“ A maior riqueza do homem é sua incompletude. Nesse ponto sou abastado”.
É com a provocação das palavras do poeta Manoel de Barros que inicio esse texto, como uma contribuição para pensarmos, no momento em que nos preparamos para comemorar, em MS, o “Dia Mundial da Filosofia”, mãe das ciências humanas, se haveria outras ciências sem primeiro existir aquela que se dedica a conhecer o homem em sua humanidade, sua natureza, constituição, historicidade e as relações sociais.
Já na sociedade antiga, entre os filósofos gregos, a preocupação precípua era conhecer o mundo e, para isso, seria necessário primeiro conhecer o homem, vejamos: Sócrates nos disse: “conhece-te a ti mesmo”, com isso, ele nos ensinou que para conhecer a verdade e o mundo, a primeira tarefa era buscar o conhecimento de si.
Francis Bacon, um dos primeiros modernos a teorizar a ciência, na mesma esteira, nos mostra: “O homem, ministro e intérprete da natureza, faz e entende tanto quanto constata, pela observação dos fatos ou pelo trabalho da mente, sobre a ordem da natureza; não sabe nem pode mais”. O que o filósofo quis nos ensinar? Que para interpretar a natureza, conhecê-la, produzir ciência, é preciso interpretá-la, condição humana inerente! Mais adiante, o pensador declara: “Nem a mão nua nem o intelecto, deixados a si mesmos, logram muito. Todos os feitos se cumprem com instrumentos e recursos auxiliares, de que dependem, em igual medida, tanto o intelecto, quanto as mãos”, nos ensinando que para produzir ciência e conhecimento precisamos de instrumentos, recursos, mas eles sozinhos não dão conta. É necessário o olhar humano, sua interpretação e seu conhecimento.

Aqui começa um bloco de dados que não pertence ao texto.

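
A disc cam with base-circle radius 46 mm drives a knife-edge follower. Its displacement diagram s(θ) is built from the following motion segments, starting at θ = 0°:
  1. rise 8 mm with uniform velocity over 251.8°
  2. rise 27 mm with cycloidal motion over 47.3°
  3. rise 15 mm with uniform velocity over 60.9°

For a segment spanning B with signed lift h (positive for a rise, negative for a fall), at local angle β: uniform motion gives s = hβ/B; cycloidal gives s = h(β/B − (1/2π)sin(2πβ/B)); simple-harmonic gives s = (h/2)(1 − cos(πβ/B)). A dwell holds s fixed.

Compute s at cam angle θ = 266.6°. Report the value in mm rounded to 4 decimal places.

seg 1 [0°–251.8°] uniform, h=8: full span → s += 8 → s = 8.0000
seg 2 [251.8°–299.1°] cycloidal, h=27: θ=266.6° here. β=14.8, B=47.3. 27·(0.3129 − sin(2π·0.3129)/(2π)) = 4.4822 → s = 12.4822

12.4822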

Todas essas ideias estão centradas no embate travado na história da humanidade que forjou o nascimento da ciência moderna ou o conhecimento científico que temos hoje. Tudo produzido pelo pensamento humano sobre si mesmo e o mundo, num momento que a vida já não podia mais ser explicada por meio da “mitologia” ou de “ídolos”. Pois bem, aqui entramos num outro caminho importante, o da história, uma ciência que se encontra, também, entre as ciências humanas. Com ela podemos conhecer a origem das coisas, como os homens produzem a vida, as relações sociais, econômicas que ditam o fazer da ciência num determinado tempo. Para ilustrar, trago um filósofo contemporâneo, Antonio Gramsci, que explica que em “cada época coexistem muitos sistemas e correntes da filosofia”. No nosso caso, defendemos a filosofia da práxis, pois, por meio dela, numa unidade entre teoria e prática, as pessoas podem conhecer o mundo e as coisas, de forma coerente e crítica. Dessa assertiva decorre nosso entendimento de que não haveria sentido na ciência, sem as ciências humanas ou, dito de outra forma, todas as ciências são humanas, produzidas pelos homens na sua concretude.
Em resumo, acordamos que para conhecer as coisas e o modo de organização da sociedade é preciso o estudo, a revisão e o pensamento crítico. Daí a defesa que nos colocamos é a da educação, mais uma subárea das ciências humanas, campo em que atuamos. Educação no seu sentido público, plural, inclusivo e de qualidade socialmente referenciada. Nossa defesa é inspirada por uma concepção de mundo que almeja um projeto de sociedade que todos e todas possam acessar o conhecimento científico, a filosofia, a sociologia, as ciências sociais, agrárias, exatas e tantas outras áreas, sem perder de vista o que nos humaniza, mirando para um projeto social no qual nenhuma criança, jovem, adulto, grupos da maturidade e pessoas com deficiência fiquem à margem do conhecimento produzido historicamente para que possam exercer sua cidadania plena.
Por Celi Corrêa Neres, doutora em educação (USP), professora dos cursos de pedagogia, psicologia e do
mestrado/doutorado em educação da Uems. Pesquisadora da educação, presidente do Conselho Estadual de Educação de MS.